症状は、高血糖による強い口渇、多飲多尿、全身倦怠感から始まり、ケトン体増加に伴う吐き気、腹痛、そして特徴的な熟した果物のような「ケトン臭」が息に現れます。さらに進行すると、アシドーシスや脱水が高度になり、クスマウル呼吸、血圧低下、そして意識障害や昏睡といった、命に関わる重篤な状態に陥ります。
診断は、症状に加えて、高血糖、血中または尿中ケトン体陽性、そして血液ガス分析による代謝性アシドーシスの確認によって行われます。高浸透圧高血糖状態(HHS)との鑑別も重要です。
治療は救急医療として行われ、大量の輸液による脱水補正、インスリンの静脈内持続投与による血糖降下とケトン体産生抑制、そして電解質バランス(特にカリウム)の綿密な管理が柱となります。同時に、DKAを誘発した原因疾患(感染症など)への対応も行われます。
糖尿病性ケトアシドーシスは、早期に発見し、適切な治療を迅速に開始すれば回復が見込めますが、放置すると多臓器不全や心停止などにより死に至る非常に危険な病態です。
DKAを予防するためには、日頃からの良好な血糖コントロールが最も重要です。インスリン療法を行っている方は、決して自己判断でインスリンを中断しないでください。また、風邪などで体調が悪くなった「シックデイ」には、血糖測定や尿ケトン体測定を頻繁に行い、医師から指示された対応をとりましょう。迷ったり、症状が悪化したりした場合は、すぐに医療機関に連絡または受診することが、早期発見と重症化予防の鍵となります。

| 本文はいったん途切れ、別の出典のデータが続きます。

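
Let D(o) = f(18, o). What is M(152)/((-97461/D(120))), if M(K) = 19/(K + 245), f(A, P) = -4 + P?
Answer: -2204/38692017 ≈ -5.6963e-5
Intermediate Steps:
D(o) = -4 + o
M(K) = 19/(245 + K)
M(152)/((-97461/D(120))) = (19/(245 + 152))/((-97461/(-4 + 120))) = (19/397)/((-97461/116)) = (19*(1/397))/((-97461*1/116)) = 19/(397*(-97461/116)) = (19/397)*(-116/97461) = -2204/38692017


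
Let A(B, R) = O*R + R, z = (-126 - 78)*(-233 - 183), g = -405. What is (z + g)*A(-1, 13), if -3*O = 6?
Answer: -1097967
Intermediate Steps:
O = -2 (O = -⅓*6 = -2)
z = 84864 (z = -204*(-416) = 84864)
A(B, R) = -R (A(B, R) = -2*R + R = -R)
(z + g)*A(-1, 13) = (84864 - 405)*(-1*13) = 84459*(-13) = -1097967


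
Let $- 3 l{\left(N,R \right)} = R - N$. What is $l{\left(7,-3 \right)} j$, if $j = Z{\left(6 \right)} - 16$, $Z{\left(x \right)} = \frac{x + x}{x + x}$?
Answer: $-50$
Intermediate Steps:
$l{\left(N,R \right)} = - \frac{R}{3} + \frac{N}{3}$ ($l{\left(N,R \right)} = - \frac{R - N}{3} = - \frac{R}{3} + \frac{N}{3}$)
$Z{\left(x \right)} = 1$ ($Z{\left(x \right)} = \frac{2 x}{2 x} = 2 x \frac{1}{2 x} = 1$)
$j = -15$ ($j = 1 - 16 = -15$)
$l{\left(7,-3 \right)} j = \left(\left(- \frac{1}{3}\right) \left(-3\right) + \frac{1}{3} \cdot 7\right) \left(-15\right) = \left(1 + \frac{7}{3}\right) \left(-15\right) = \frac{10}{3} \left(-15\right) = -50$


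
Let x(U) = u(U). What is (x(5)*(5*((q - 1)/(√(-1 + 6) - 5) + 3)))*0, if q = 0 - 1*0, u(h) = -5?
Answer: 0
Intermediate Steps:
q = 0 (q = 0 + 0 = 0)
x(U) = -5
(x(5)*(5*((q - 1)/(√(-1 + 6) - 5) + 3)))*0 = -25*((0 - 1)/(√(-1 + 6) - 5) + 3)*0 = -25*(-1/(√5 - 5) + 3)*0 = -25*(-1/(-5 + √5) + 3)*0 = -25*(3 - 1/(-5 + √5))*0 = -5*(15 - 5/(-5 + √5))*0 = (-75 + 25/(-5 + √5))*0 = 0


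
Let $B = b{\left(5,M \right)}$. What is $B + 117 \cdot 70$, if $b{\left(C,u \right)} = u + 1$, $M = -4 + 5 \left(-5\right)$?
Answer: $8162$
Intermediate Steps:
$M = -29$ ($M = -4 - 25 = -29$)
$b{\left(C,u \right)} = 1 + u$
$B = -28$ ($B = 1 - 29 = -28$)
$B + 117 \cdot 70 = -28 + 117 \cdot 70 = -28 + 8190 = 8162$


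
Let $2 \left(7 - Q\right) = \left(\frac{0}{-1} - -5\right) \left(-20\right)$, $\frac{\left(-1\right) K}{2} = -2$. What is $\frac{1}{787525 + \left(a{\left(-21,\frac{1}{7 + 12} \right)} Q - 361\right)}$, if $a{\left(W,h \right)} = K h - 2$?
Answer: $\frac{1}{787062} \approx 1.2705 \cdot 10^{-6}$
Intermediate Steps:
$K = 4$ ($K = \left(-2\right) \left(-2\right) = 4$)
$a{\left(W,h \right)} = -2 + 4 h$ ($a{\left(W,h \right)} = 4 h - 2 = -2 + 4 h$)
$Q = 57$ ($Q = 7 - \frac{\left(\frac{0}{-1} - -5\right) \left(-20\right)}{2} = 7 - \frac{\left(0 \left(-1\right) + 5\right) \left(-20\right)}{2} = 7 - \frac{\left(0 + 5\right) \left(-20\right)}{2} = 7 - \frac{5 \left(-20\right)}{2} = 7 - -50 = 7 + 50 = 57$)
$\frac{1}{787525 + \left(a{\left(-21,\frac{1}{7 + 12} \right)} Q - 361\right)} = \frac{1}{787525 - \left(361 - \left(-2 + \frac{4}{7 + 12}\right) 57\right)} = \frac{1}{787525 - \left(361 - \left(-2 + \frac{4}{19}\right) 57\right)} = \frac{1}{787525 - 463} = \frac{1}{787062}$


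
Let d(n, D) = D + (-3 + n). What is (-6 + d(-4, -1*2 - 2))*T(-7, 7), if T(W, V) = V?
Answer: -119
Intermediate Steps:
d(n, D) = -3 + D + n
(-6 + d(-4, -1*2 - 2))*T(-7, 7) = (-6 + (-3 + (-1*2 - 2) - 4))*7 = (-6 + (-3 + (-2 - 2) - 4))*7 = (-6 + (-3 - 4 - 4))*7 = (-6 - 11)*7 = -17*7 = -119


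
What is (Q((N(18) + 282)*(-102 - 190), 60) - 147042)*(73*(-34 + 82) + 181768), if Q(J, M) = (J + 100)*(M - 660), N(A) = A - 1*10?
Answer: 9374940690576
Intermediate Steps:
N(A) = -10 + A (N(A) = A - 10 = -10 + A)
Q(J, M) = (-660 + M)*(100 + J) (Q(J, M) = (100 + J)*(-660 + M) = (-660 + M)*(100 + J))
(Q((N(18) + 282)*(-102 - 190), 60) - 147042)*(73*(-34 + 82) + 181768) = ((-66000 - 660*((-10 + 18) + 282)*(-102 - 190) + 100*60 + (((-10 + 18) + 282)*(-102 - 190))*60) - 147042)*(73*(-34 + 82) + 181768) = ((-66000 - 660*(8 + 282)*(-292) + 6000 + ((8 + 282)*(-292))*60) - 147042)*(73*48 + 181768) = ((-66000 - 191400*(-292) + 6000 + (290*(-292))*60) - 147042)*(3504 + 181768) = ((-66000 - 660*(-84680) + 6000 - 84680*60) - 147042)*185272 = ((-66000 + 55888800 + 6000 - 5080800) - 147042)*185272 = (50748000 - 147042)*185272 = 50600958*185272 = 9374940690576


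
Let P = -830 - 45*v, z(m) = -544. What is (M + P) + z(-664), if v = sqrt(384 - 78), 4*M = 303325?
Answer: 297829/4 - 135*sqrt(34) ≈ 73670.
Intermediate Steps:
M = 303325/4 (M = (1/4)*303325 = 303325/4 ≈ 75831.)
v = 3*sqrt(34) (v = sqrt(306) = 3*sqrt(34) ≈ 17.493)
P = -830 - 135*sqrt(34) ≈ -1617.2
(M + P) + z(-664) = (303325/4 + (-830 - 135*sqrt(34))) - 544 = (300005/4 - 135*sqrt(34)) - 544 = 297829/4 - 135*sqrt(34)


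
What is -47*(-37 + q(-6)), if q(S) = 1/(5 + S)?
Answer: 1786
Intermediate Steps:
-47*(-37 + q(-6)) = -47*(-37 + 1/(5 - 6)) = -47*(-37 + 1/(-1)) = -47*(-37 - 1) = -47*(-38) = 1786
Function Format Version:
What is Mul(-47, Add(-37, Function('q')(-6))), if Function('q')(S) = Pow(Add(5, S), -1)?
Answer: 1786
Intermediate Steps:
Mul(-47, Add(-37, Function('q')(-6))) = Mul(-47, Add(-37, Pow(Add(5, -6), -1))) = Mul(-47, Add(-37, Pow(-1, -1))) = Mul(-47, Add(-37, -1)) = Mul(-47, -38) = 1786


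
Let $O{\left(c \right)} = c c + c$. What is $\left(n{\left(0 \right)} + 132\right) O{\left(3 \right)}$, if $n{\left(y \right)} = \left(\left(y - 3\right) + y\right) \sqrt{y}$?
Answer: $1584$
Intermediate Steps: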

ご自身やご家族に糖尿病があり、DKAの症状が疑われる場合は、躊躇せずにすぐに医療機関にご相談ください。
免責事項: この記事は、糖尿病性ケトアシドーシスに関する一般的な情報提供を目的としています。個々の症状や治療については、必ず医師にご相談ください。この記事の情報のみに基づいて自己判断や治療を行わないでください。